Here's the list of MATLAB operator precedence
As you can see, parentheses, (), are solved first, meaning that mod(7:11,5) will be done first. Then point 6), the addition and subtraction are taken care of from left to right, i.e. 11-mod(7:11,5) and then 11-mod(7:11,5)+5. Then point 7), the colon, :, gets evaluated, thus 7:11-mod(7:11,5)+5.
As you noted correctly 7:11 - mod(7:11, 5) + 5 is the same as 7:(11 - mod(7:11, 5) + 5), as seen above using operator precedence.
Now to the second part: why do you obtain 8 values, rather than 5? The problem here is "making an array with an array". Basically:
1:3
ans =
1 2 3
1:(3:5)
ans =
1 2 3
This shows what's going on. If you initialise an array with the colon, but have the end point as an array, MATLAB uses only the first value.
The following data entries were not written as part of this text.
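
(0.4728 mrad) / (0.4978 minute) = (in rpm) 0.0001512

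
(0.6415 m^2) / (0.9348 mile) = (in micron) 426.4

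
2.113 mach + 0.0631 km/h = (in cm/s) 7.195e+04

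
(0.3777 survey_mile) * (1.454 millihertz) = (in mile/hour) 1.977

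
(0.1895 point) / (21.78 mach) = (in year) 2.858e-16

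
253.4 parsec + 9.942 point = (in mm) 7.819e+21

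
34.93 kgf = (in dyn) 3.425e+07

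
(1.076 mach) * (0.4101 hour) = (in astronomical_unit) 3.616e-06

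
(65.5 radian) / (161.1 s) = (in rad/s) 0.4066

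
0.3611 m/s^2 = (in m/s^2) 0.3611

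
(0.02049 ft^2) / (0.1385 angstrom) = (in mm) 1.374e+11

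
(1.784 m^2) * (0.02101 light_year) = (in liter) 3.546e+17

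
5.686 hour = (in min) 341.2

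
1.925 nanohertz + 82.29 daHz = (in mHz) 8.229e+05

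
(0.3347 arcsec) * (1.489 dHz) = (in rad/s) 2.416e-07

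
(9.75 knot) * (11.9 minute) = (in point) 1.015e+07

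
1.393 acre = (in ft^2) 6.068e+04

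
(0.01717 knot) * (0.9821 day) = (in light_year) 7.922e-14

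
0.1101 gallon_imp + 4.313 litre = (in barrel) 0.03028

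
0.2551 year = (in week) 13.3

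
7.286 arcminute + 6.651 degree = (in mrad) 118.2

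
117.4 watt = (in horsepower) 0.1574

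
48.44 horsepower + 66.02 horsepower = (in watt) 8.535e+04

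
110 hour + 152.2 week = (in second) 9.245e+07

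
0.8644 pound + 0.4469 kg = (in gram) 839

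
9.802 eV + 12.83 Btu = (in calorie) 3235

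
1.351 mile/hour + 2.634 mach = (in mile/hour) 2008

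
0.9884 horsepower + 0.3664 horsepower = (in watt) 1010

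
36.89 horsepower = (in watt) 2.751e+04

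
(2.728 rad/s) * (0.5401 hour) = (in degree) 3.039e+05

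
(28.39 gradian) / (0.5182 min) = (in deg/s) 0.8218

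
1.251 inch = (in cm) 3.178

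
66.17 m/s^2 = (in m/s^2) 66.17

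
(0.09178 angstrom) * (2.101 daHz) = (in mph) 4.313e-10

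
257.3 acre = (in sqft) 1.121e+07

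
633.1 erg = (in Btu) 6.001e-08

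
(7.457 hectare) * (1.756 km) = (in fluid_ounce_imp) 4.609e+12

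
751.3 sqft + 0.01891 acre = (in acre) 0.03616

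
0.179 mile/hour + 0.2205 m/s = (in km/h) 1.082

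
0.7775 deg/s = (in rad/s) 0.01357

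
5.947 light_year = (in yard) 6.153e+16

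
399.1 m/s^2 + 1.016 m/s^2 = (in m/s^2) 400.1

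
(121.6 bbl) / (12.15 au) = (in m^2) 1.064e-11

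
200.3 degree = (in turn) 0.5564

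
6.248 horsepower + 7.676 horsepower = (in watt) 1.038e+04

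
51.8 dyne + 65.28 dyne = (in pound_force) 0.0002632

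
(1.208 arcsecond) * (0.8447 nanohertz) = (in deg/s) 2.834e-13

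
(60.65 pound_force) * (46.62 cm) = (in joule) 125.8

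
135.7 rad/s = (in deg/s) 7775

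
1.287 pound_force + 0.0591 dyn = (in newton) 5.725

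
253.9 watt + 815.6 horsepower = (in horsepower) 815.9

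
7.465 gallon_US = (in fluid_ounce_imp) 994.5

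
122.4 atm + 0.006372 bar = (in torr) 9.303e+04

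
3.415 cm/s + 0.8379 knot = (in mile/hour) 1.041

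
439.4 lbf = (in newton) 1955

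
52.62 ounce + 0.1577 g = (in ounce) 52.63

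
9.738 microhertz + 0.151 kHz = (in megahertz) 0.000151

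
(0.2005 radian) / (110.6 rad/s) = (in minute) 3.021e-05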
As odd as it may sound, it's documented behaviour.
mod(7:11,5) generates an array, [2 3 4 0 1]. This array is then subtracted from 11 and 5 is added [14 13 12 16 15]. Now, as we see in the documentation, only the first element is then considered. 7:[14 13 12 16 15] gets parsed as 7:14 and will result in 8 values, as you've shown.
Doing (7:11) - mod(7:11, 5) + 5 first creates two arrays: 7:11 and mod(7:11,5). It then subtracts the two arrays elementwise and adds 5 to each of the elements. Interesting to note here would be that 7:12 - mod(7:11, 5) + 5 would work, whereas (7:12) - mod(7:11, 5) + 5 would result in an error due to incompatible array sizes.